Book Synopsis: Today we think statistics are the enemy, numbers used to mislead and confuse us. That’s a mistake, Tim Harford says in The Data Detective. We shouldn’t be suspicious of statistics—we need to understand what they mean and how they can improve our lives: they are, at heart, human behavior seen through the prism of numbers and are often “the only way of grasping much of what is going on around us.” If we can toss aside our fears and learn to approach them clearly—understanding how our own preconceptions lead us astray—statistics can point to ways we can live better and work smarter.

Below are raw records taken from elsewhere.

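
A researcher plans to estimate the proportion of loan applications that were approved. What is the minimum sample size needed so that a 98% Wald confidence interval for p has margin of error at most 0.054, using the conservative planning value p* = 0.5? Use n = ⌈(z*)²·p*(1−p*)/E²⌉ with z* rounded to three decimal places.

For 98% confidence, z* = 2.326.
p*(1−p*) = 0.2500.
Required n before rounding: 5.410276 × 0.2500 / 0.054² = 463.844.
Rounding up, n = 464.

n = 464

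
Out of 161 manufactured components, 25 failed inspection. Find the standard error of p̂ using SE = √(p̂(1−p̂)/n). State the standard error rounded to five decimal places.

p̂ = 25/161 = 0.15528.
p̂(1−p̂) = 0.131168.
Dividing by n and taking the root: √0.000814708 = 0.02854.

SE = 0.02854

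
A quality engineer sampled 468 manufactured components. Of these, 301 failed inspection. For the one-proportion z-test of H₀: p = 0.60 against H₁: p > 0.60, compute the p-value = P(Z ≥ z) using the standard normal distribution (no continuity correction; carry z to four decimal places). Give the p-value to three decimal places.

p̂ = 301/468 = 0.64316.
Null standard error: √(0.60·0.40/468) = √0.000512821 = 0.022646.
z = (p̂ − p₀)/SE = (301/468 − 0.60)/0.022646 ≈ 1.9060.
p-value = P(Z ≥ z) with z = 1.9060 → 0.028.

p-value = 0.028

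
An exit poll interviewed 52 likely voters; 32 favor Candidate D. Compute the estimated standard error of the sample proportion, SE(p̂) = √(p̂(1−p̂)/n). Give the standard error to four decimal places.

With x = 32 successes in n = 52, p̂ = 0.61538.
p̂(1−p̂) = 0.236687.
Dividing by n and taking the root: √0.004551673 = 0.0675.

SE = 0.0675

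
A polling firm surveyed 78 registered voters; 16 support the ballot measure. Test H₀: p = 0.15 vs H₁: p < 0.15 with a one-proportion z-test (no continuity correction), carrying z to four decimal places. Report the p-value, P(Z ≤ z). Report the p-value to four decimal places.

The sample proportion is 16/78 = 0.20513.
Null standard error: √(0.15·0.85/78) = √0.001634615 = 0.040430.
Test statistic (full precision, shown to 4 dp): z = (16/78 − 0.15)/SE₀ ≈ 1.3635.
From the standard normal, P(Z ≤ z) = 0.9136.

p-value = 0.9136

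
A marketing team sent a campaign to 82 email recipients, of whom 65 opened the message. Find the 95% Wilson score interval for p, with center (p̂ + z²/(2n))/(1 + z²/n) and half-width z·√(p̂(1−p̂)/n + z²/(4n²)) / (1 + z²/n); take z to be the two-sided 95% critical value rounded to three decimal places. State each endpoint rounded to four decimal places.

(0.6928, 0.8663)

Here p̂ = 65/82 = 0.79268 and z = 1.960 (z² = 3.841600).
1 + z²/n = 1.046849.
Center = (0.79268 + 0.023424)/1.046849 = 0.77958.
Radicand: p̂(1−p̂)/n + z²/(4n²) = 0.002004106 + 0.000142832 = 0.002146938.
Half-width = 1.960·√0.002146938/1.046849 = 0.08675.
So the interval runs from 0.6928 to 0.8663.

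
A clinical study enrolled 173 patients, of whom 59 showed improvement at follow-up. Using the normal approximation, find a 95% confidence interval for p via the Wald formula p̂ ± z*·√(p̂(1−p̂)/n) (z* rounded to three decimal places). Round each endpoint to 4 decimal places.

(0.2704, 0.4117)

With x = 59 successes in n = 173, p̂ = 0.34104.
SE(p̂) = √(0.34104·0.65896/173) = 0.036042.
For 95% confidence, z* = 1.960.
Margin = 1.960·0.036042 = 0.07064.
Interval: 0.34104 ± 0.07064 → (0.2704, 0.4117).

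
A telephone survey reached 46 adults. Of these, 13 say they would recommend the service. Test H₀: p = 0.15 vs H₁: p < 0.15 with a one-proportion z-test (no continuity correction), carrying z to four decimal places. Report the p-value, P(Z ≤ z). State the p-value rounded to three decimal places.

p-value = 0.994

The sample proportion is 13/46 = 0.28261.
SE₀ = √(0.15·0.85/46) = 0.052647.
z = (p̂ − p₀)/SE = (13/46 − 0.15)/0.052647 ≈ 2.5188.
From the standard normal, P(Z ≤ z) = 0.994.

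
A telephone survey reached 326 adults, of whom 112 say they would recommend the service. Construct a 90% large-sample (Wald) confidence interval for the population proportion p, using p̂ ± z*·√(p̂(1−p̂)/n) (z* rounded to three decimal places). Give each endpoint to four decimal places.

(0.3003, 0.3868)

The sample proportion is 112/326 = 0.34356.
Standard error of p̂: √(0.225526/326) = √0.000691798 = 0.026302.
The 90% critical value is z* = 1.645.
Margin = 1.645·0.026302 = 0.04327.
So the interval runs from 0.3003 to 0.3868.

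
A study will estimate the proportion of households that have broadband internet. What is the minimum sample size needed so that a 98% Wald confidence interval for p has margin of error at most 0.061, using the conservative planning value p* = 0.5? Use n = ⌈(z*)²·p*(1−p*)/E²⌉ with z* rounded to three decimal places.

n = 364

For 98% confidence, z* = 2.326.
p*(1−p*) = 0.50·0.50 = 0.2500.
(z*)²·p*(1−p*)/E² = 5.410276·0.2500/0.003721 = 363.496.
Rounding up, n = 364.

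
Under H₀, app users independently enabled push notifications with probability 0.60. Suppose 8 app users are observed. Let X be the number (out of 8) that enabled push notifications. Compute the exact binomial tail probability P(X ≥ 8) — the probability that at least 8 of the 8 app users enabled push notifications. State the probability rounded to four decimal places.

P = 0.0168

X ~ Binomial(n=8, p=0.60).
P(X ≥ 8) = C(8,8)·0.60^8·0.40^0.
= 0.016796 = 0.0168.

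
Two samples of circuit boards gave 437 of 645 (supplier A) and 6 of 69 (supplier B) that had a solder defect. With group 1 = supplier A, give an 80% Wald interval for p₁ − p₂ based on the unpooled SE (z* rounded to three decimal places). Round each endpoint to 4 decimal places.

(0.5411, 0.6400)

p̂₁ = 0.67752, p̂₂ = 0.08696, so the observed difference is 0.59056.
SE = √(0.000338739 + 0.001150653) = √0.001489392 = 0.038593.
z* = 1.282 at the 80% level. Margin of error = 0.04948.
Interval: 0.59056 ± 0.04948 → (0.5411, 0.6400).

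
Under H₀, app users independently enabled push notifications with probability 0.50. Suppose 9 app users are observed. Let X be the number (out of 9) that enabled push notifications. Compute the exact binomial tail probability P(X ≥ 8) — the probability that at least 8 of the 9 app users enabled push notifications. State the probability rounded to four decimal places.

X ~ Binomial(n=9, p=0.50).
P(X ≥ 8) = C(9,8)·0.50^8·0.50^1 + C(9,9)·0.50^9·0.50^0.
= 0.017578 + 0.001953 = 0.0195.

P = 0.0195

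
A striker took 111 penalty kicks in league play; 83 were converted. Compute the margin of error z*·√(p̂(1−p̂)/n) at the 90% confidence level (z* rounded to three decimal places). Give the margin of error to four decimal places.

p̂ = 83/111 = 0.74775.
SE(p̂) = √(0.74775·0.25225/111) = 0.041222.
The 90% critical value is z* = 1.645.
ME = 1.645·0.041222 = 0.0678.

ME = 0.0678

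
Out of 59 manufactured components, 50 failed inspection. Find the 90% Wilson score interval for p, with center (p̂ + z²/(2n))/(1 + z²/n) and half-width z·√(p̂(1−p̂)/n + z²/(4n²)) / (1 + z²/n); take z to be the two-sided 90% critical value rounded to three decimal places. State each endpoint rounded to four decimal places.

Here p̂ = 50/59 = 0.84746 and z = 1.645 (z² = 2.706025).
1 + z²/n = 1.045865.
Adjusted center: (0.84746 + z²/(2n))/1.045865 = 0.83222.
Radicand: p̂(1−p̂)/n + z²/(4n²) = 0.002191071 + 0.000194343 = 0.002385414.
Half-width = 1.645·√0.002385414/1.045865 = 0.07682.
So the interval runs from 0.7554 to 0.9090.

(0.7554, 0.9090)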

As “perhaps the best popular economics writer in the world” (New Statesman), Tim Harford is an expert at taking complicated ideas and untangling them for millions of readers. In The Data Detective, he uses new research in science and psychology to set out ten strategies for using statistics to erase our biases and replace them with new ideas that use virtues like patience, curiosity, and good sense to better understand ourselves and the world. As a result, The Data Detective is a big-idea book about statistics and human behavior that is fresh, unexpected, and insightful.
About Our Speakers:
Tim Harford is an award-winning journalist, economist, and broadcaster. He's the author of the bestselling The Undercover Economist, The Undercover Economist Strikes Back, Messy, Fifty Inventions That Shaped the Modern Economy, Adapt, and The Logic of Life. Harford is currently a senior columnist at the Financial Times and host of the BBC Radio 4 program More or Less. He has been named Economics Commentator of the Year (2014), won the Rybczynski Prize (2014–2015) for the best business-relevant economics writing, and won the Bastiat Prize for economic journalism (2006). He's a visiting fellow of Nuffield College at the University of Oxford and lives in Oxford with his family.
Heski Bar-Isaac is Professor of Integrative Thinking, Finance, and Economic Analysis and Policy. He currently serves as Area Coordinator for the Economic Analysis & Policy Area, and managing editor of the Economic Journal; he has broad research interests in applications of game theory and information economics to questions on antitrust, corporate governance and human resource policies.